I ricordi degli amici

Poi la parola è passata ad alcuni degli amici presenti che hanno voluto ricordare Jordan:

"L'energia di Jordan in questo momento è ancora viva in mezzo a tutti noi, si sente e si può toccare con mano: basta guardare quante persone sono qui riunite nel suo ricordo. Quindi guardiamo in alto e diciamogli grazie Jordan per questa benedizione"
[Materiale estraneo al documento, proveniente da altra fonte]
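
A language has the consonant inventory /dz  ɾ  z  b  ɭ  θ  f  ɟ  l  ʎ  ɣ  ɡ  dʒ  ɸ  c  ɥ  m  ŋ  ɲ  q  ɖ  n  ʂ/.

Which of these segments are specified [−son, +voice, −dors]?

Eliminate segments failing any feature: /ɾ, ɭ, l, ʎ, ɥ, m, ŋ, ɲ, n/ are [+sonorant]; /θ, f, ɸ, c, q, ʂ/ are [−voice]; /ɟ, ɣ, ɡ/ are [+dorsal]. The remaining /dz, z, b, dʒ, ɖ/ satisfy [−sonorant], [+voice], [−dorsal].

dz, z, b, dʒ, ɖ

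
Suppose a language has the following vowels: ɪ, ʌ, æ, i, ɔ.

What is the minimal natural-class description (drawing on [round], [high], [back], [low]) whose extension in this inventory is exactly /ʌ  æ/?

[-high, -round]

/ʌ, æ/ are all [-high], [-round], and no other segment in the inventory matches both values. Dropping any one of them over-generates: [-round] alone would also admit /ɪ, i/; [-high] alone would also admit /ɔ/. No other single listed feature picks out exactly this set either, so fewer than two features will not do.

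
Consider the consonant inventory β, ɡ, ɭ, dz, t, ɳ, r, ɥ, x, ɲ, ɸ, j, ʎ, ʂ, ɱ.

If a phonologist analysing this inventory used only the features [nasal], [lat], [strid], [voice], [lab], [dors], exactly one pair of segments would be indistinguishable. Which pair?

Both /j/ and /ɡ/ are [-nasal], [-lateral], [-strident], [+voice], [-labial], [+dorsal]. Since the list omits [sonorant], [continuant] and [back] — which do distinguish the palatal glide from the voiced velar stop — this pair collapses; all other pairs remain distinct.

j, ɡ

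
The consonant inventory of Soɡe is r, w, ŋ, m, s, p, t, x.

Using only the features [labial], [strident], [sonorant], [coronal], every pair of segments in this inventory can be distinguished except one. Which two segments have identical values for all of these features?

m, w

Both /m/ and /w/ are [+labial], [-strident], [+sonorant], [-coronal]. Since the list omits [nasal], [continuant], [round] and [dorsal] — which do distinguish the bilabial nasal from the labial-velar glide — this pair collapses; all other pairs remain distinct.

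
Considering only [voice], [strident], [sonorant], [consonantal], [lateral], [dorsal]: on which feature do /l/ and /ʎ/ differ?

[dorsal]

The two segments share [+voice], [−strident], [+sonorant], [+consonantal], [+lateral]. The only feature from the list on which they differ: /l/ is [−dorsal] while /ʎ/ is [+dorsal].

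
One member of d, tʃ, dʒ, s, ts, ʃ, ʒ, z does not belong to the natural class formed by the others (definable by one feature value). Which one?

d

The remaining segments after removing /d/ share [+strident]; /d/ (voiced alveolar stop) is [-strident]. For every other candidate removal, the leftover set fails to share any single feature value that the removed segment lacks.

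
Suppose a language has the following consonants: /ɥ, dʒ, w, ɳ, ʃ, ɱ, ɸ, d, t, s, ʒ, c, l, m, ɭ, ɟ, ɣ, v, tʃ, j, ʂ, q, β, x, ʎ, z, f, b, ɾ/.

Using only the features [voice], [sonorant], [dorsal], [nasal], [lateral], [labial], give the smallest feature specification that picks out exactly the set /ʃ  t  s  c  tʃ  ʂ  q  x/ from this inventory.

[-voice, -labial]

The class [-voice], [-labial] has exactly /ʃ, t, s, c, tʃ, ʂ, q, x/ as its extension in this inventory. No smaller conjunction from the listed features achieves this: [-labial] alone would also admit /dʒ, ɳ, d, ʒ, …/; [-voice] alone would also admit /ɸ, f/; and checking the remaining single features turns up none with this extension.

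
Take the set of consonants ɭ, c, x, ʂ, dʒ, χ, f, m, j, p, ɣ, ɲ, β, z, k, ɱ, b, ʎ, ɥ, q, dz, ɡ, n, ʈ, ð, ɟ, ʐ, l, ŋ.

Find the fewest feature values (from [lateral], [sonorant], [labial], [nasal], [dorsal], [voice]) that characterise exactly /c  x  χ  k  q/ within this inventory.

[−voice, +dorsal]

The class [−voice], [+dorsal] has exactly /c, x, χ, k, q/ as its extension in this inventory. No smaller conjunction from the listed features achieves this: [+dorsal] alone would also admit /j, ɣ, ɲ, ʎ, …/; [−voice] alone would also admit /ʂ, f, p, ʈ/; and checking the remaining single features turns up none with this extension.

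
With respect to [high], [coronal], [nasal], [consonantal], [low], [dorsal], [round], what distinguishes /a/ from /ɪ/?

[high], [low]

/a/ (low unrounded vowel) and /ɪ/ (high front unrounded lax vowel) agree on [−coronal], [−nasal], [−consonantal], [+dorsal], [−round]. They differ on [high] (/a/ [−], /ɪ/ [+]), [low] (/a/ [+], /ɪ/ [−]).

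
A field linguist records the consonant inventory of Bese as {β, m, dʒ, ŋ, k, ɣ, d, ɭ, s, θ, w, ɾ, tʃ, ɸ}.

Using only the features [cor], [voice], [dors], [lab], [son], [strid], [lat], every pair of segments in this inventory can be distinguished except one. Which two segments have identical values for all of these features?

Both /s/ and /tʃ/ are [+coronal], [−voice], [−dorsal], [−labial], [−sonorant], [+strident], [−lateral]. Since the list omits [continuant], [anterior] and [distributed] — which do distinguish the voiceless alveolar fricative from the voiceless postalveolar affricate — this pair collapses; all other pairs remain distinct.

s, tʃ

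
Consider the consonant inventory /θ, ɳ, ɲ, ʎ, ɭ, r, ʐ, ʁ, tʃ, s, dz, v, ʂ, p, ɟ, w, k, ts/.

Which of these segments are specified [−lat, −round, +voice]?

ɳ, ɲ, r, ʐ, ʁ, dz, v, ɟ

The [−lateral] segments are /θ, ɳ, ɲ, r, ʐ, ʁ, tʃ, s, dz, v, ʂ, p, ɟ, w, k, ts/.
Among these, [−round] gives /θ, ɳ, ɲ, r, ʐ, ʁ, tʃ, s, dz, v, ʂ, p, ɟ, k, ts/.
Then [+voice] leaves /ɳ, ɲ, r, ʐ, ʁ, dz, v, ɟ/.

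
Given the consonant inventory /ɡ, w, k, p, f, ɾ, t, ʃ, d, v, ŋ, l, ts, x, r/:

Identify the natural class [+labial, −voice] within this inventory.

Eliminate segments failing any feature: /ɡ, k, ɾ, t, ʃ, d, ŋ, l, ts, x, r/ are [−labial]; /w, v/ are [+voice]. The remaining /p, f/ satisfy [+labial], [−voice].

p, f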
"Avevamo passato gli stessi problemi e ci siamo trovati e capiti al volo. Jordan è stato vittima di tanti pregiudizi: si era creato il suo mondo e stava cercando di realizzare qualcosa che per lui contava davvero tanto. La musica era la sua passione e la sua ossessione. Da tutto ciò che si era creato era evidente che c'era un malessere evidente che arrivava dal principio. Dopo quanto accaduto spero che tante gente capisca che dietro un personaggio, un ragazzo tatuato con tanta voglia di fare e tanti casini, non ci dev'essere per forza una persona cattiva"
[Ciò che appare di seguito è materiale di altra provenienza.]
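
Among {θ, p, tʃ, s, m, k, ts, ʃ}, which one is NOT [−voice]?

/m/ is the bilabial nasal, which is [+voice]; the rest — /k, tʃ, p, ʃ, ts, s, θ/ — are [−voice].

m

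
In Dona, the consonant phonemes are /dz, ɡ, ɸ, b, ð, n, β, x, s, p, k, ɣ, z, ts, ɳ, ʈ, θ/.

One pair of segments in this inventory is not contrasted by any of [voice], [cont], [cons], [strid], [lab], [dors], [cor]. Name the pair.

n, ɳ

Both /n/ and /ɳ/ are [+voice], [-continuant], [+consonantal], [-strident], [-labial], [-dorsal], [+coronal]. Since the list omits [anterior] — which does distinguish the alveolar nasal from the retroflex nasal — this pair collapses; all other pairs remain distinct.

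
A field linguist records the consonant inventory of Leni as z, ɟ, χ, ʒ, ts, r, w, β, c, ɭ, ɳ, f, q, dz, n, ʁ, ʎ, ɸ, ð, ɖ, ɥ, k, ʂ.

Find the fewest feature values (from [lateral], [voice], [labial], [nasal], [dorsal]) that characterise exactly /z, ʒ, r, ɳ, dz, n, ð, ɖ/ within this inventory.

The class [+voice], [−lateral], [−labial], [−dorsal] has exactly /z, ʒ, r, ɳ, dz, n, ð, ɖ/ as its extension in this inventory. No smaller conjunction from the listed features achieves this: [−lateral, −labial, −dorsal] alone would also admit /ts, ʂ/; [+voice, −labial, −dorsal] alone would also admit /ɭ/; [+voice, −lateral, −dorsal] alone would also admit /β/; [+voice, −lateral, −labial] alone would also admit /ɟ, ʁ/; and checking the remaining three-feature bundles turns up none with this extension.

[+voice, −lateral, −labial, −dorsal]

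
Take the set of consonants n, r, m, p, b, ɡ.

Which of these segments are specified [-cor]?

The feature [coronal] marks segments articulated with the tongue front (tip or blade). In this inventory /m, p, b, ɡ/ lack that property, so they are [-coronal]; /n, r/ are [+coronal].

m, p, b, ɡ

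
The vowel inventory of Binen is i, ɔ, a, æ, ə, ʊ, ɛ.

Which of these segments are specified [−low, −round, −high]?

ə, ɛ

The [−low] segments are /i, ɔ, ə, ʊ, ɛ/.
Within that set, [−round] gives /i, ə, ɛ/.
Of those, [−high] leaves /ə, ɛ/.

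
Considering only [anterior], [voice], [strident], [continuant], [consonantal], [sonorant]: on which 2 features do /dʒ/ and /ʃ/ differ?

[voice], [continuant]

The two segments share [−anterior], [+strident], [+consonantal], [−sonorant]. The only features from the list on which they differ: /dʒ/ is [+voice] while /ʃ/ is [−voice]; /dʒ/ is [−continuant] while /ʃ/ is [+continuant].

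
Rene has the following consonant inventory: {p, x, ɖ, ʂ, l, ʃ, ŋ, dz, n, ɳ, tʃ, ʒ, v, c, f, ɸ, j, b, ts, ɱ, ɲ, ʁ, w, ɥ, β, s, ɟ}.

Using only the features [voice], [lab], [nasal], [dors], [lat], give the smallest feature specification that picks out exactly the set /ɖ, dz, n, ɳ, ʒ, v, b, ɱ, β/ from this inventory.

[+voice, -lat, -dors]

/ɖ, dz, n, ɳ, ʒ, v, b, ɱ, β/ are all [+voice], [-lateral], [-dorsal], and no other segment in the inventory matches all three values. Dropping any one of them over-generates: [-lateral, -dorsal] alone would also admit /p, ʂ, ʃ, tʃ, …/; [+voice, -dorsal] alone would also admit /l/; [+voice, -lateral] alone would also admit /ŋ, j, ɲ, ʁ, …/. No other combination of two listed features picks out exactly this set either, so fewer than three features will not do.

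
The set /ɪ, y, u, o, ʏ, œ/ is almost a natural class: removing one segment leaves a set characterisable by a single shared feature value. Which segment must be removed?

ɪ

[round] groups all but one: /u, ʏ, œ, o, y/ share [+round] while /ɪ/ (high front unrounded lax vowel) alone is [-round]. Removing any other segment would not leave a single-feature class that excludes it.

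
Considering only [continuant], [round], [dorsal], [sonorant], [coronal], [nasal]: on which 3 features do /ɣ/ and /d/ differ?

/ɣ/ (voiced velar fricative) and /d/ (voiced alveolar stop) agree on [-round], [-sonorant], [-nasal]. They differ on [continuant] (/ɣ/ [+], /d/ [-]), [coronal] (/ɣ/ [-], /d/ [+]), [dorsal] (/ɣ/ [+], /d/ [-]).

[continuant], [coronal], [dorsal]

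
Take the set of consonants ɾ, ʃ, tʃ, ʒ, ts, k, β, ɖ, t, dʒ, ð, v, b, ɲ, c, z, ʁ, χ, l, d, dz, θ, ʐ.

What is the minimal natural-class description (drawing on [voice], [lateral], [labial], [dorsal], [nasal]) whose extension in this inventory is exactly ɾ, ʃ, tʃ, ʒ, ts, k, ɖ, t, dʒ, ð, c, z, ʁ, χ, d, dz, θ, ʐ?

The class [−nasal], [−lateral], [−labial] has exactly /ɾ, ʃ, tʃ, ʒ, ts, k, ɖ, t, dʒ, ð, c, z, ʁ, χ, d, dz, θ, ʐ/ as its extension in this inventory. No smaller conjunction from the listed features achieves this: [−lateral, −labial] alone would also admit /ɲ/; [−nasal, −labial] alone would also admit /l/; [−nasal, −lateral] alone would also admit /β, v, b/; and checking the remaining two-feature bundles turns up none with this extension.

[−nasal, −lateral, −labial]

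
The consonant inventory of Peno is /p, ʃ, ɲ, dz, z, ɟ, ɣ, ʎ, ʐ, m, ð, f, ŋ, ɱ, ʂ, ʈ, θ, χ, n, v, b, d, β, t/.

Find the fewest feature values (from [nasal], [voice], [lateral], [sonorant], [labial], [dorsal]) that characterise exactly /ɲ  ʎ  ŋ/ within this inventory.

/ɲ, ʎ, ŋ/ are all [+sonorant], [+dorsal], and no other segment in the inventory matches both values. Dropping any one of them over-generates: [+dorsal] alone would also admit /ɟ, ɣ, χ/; [+sonorant] alone would also admit /m, ɱ, n/. No other single listed feature picks out exactly this set either, so fewer than two features will not do.

[+sonorant, +dorsal]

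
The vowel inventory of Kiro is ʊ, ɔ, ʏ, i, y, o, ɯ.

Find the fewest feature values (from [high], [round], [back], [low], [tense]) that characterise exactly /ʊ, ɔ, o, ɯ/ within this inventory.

The target set is precisely the extension of [+back] in this inventory.

[+back]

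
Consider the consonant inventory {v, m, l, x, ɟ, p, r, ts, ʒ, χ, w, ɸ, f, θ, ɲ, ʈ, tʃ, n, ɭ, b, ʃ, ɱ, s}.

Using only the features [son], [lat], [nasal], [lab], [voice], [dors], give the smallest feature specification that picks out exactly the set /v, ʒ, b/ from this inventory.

/v, ʒ, b/ are all [−sonorant], [+voice], [−dorsal], and no other segment in the inventory matches all three values. Dropping any one of them over-generates: [+voice, −dorsal] alone would also admit /m, l, r, n, …/; [−sonorant, −dorsal] alone would also admit /p, ts, ɸ, f, …/; [−sonorant, +voice] alone would also admit /ɟ/. No other combination of two listed features picks out exactly this set either, so fewer than three features will not do.

[−son, +voice, −dors]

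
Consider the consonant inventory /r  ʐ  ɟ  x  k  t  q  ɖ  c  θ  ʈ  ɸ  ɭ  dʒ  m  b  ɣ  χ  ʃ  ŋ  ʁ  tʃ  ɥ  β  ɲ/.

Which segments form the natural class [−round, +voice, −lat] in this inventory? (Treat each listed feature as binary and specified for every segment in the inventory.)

Among the inventory, the [−round] segments are /r, ʐ, ɟ, x, k, t, q, ɖ, c, θ, ʈ, ɸ, ɭ, dʒ, m, b, ɣ, χ, ʃ, ŋ, ʁ, tʃ, β, ɲ/.
Intersecting with [+voice] gives /r, ʐ, ɟ, ɖ, ɭ, dʒ, m, b, ɣ, ŋ, ʁ, β, ɲ/.
Among these, [−lateral] leaves /r, ʐ, ɟ, ɖ, dʒ, m, b, ɣ, ŋ, ʁ, β, ɲ/.

r, ʐ, ɟ, ɖ, dʒ, m, b, ɣ, ŋ, ʁ, β, ɲ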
"Impariamo ad ascoltare di più"

Un ricordo è arrivato anche da Iole Bandini, storica vicepreside della scuola di Bernareggio:

"Non ero la sua insegnante, però spesso me le portavano in ufficio perché ne combinava qualcuna. E lì, essendo da soli, avevamo occasione di parlare e di conoscerci, tanto che siamo diventati amici. Era un bambino curioso e gli regalai un libro sulla formazione della Terra e dei dinosauri. Ho dei ricordi molto dolci di Jordan: ne combinava come le combinavano tutti, ma di lui ho il ricordo di un bambino veramente buono. Così come ho il ricordo di un papà sempre presente e molto affettuoso"

Profonda, poi, la riflessione del sindaco Andrea Esposito sul ruolo delle istituzioni e non solo:

"Conoscevo Jordan da quando era solo un bambino e io il suo animatore ai tempi dell'oratorio, anche se poi ci siamo persi di vista. In questi giorni mi sono interrogato tanto da rappresentante delle istituzioni e della comunità. Quali errori commettiamo? Cosa sbagliamo? Perché quando si affrontano i problemi dei ragazzi spesso si sente dire che bisogna punire, che l'unica cosa che possono capire i giovani è la punizione? Quando invece si parla di educazione, di ascolto e di capire si dice invece che si è sempre buonisti. La comunità, anche la nostra, è fatta di chi vuole saper ascoltare. Mi chiedo e vi chiedo: quanto siamo in grado di ascoltare davvero gli altri e capire le altre persone? Spesso invece ci limitiamo ad applicare etichette e stereotipi. Ecco il grande errore del nostro tempo: abbiamo perso la voglia di metterci in relazione con gli altri. Ci trinceriamo nei nostri egoismi, pensando che il mondo giri intorno a noi. Abbiamo sbagliato anche noi, ho sbagliato anche io. Ma spero che queste tragedie ci portino a sbagliare meno, a capire un po' di più e soprattutto a cambiare"

Striscioni, fumogeni e applausi

All'uscita dalla sala del commiato, il feretro è stato accompagnato da un lungo applauso che la folla ha voluto tributare anche a papà Roberto, "il miglior papà del mondo" ha voluto rimarcare qualcuno al microfono. Poi, all'esterno del cimitero, striscioni e fumogeni per porgere l'ultimo vulcanico saluto a un ragazzo che con la sua musica e le sue provocazioni ha sempre lottato con il mondo, fino all'ultimo. E che ora, dopo tante tribolazioni, ha trovato la pace eterna.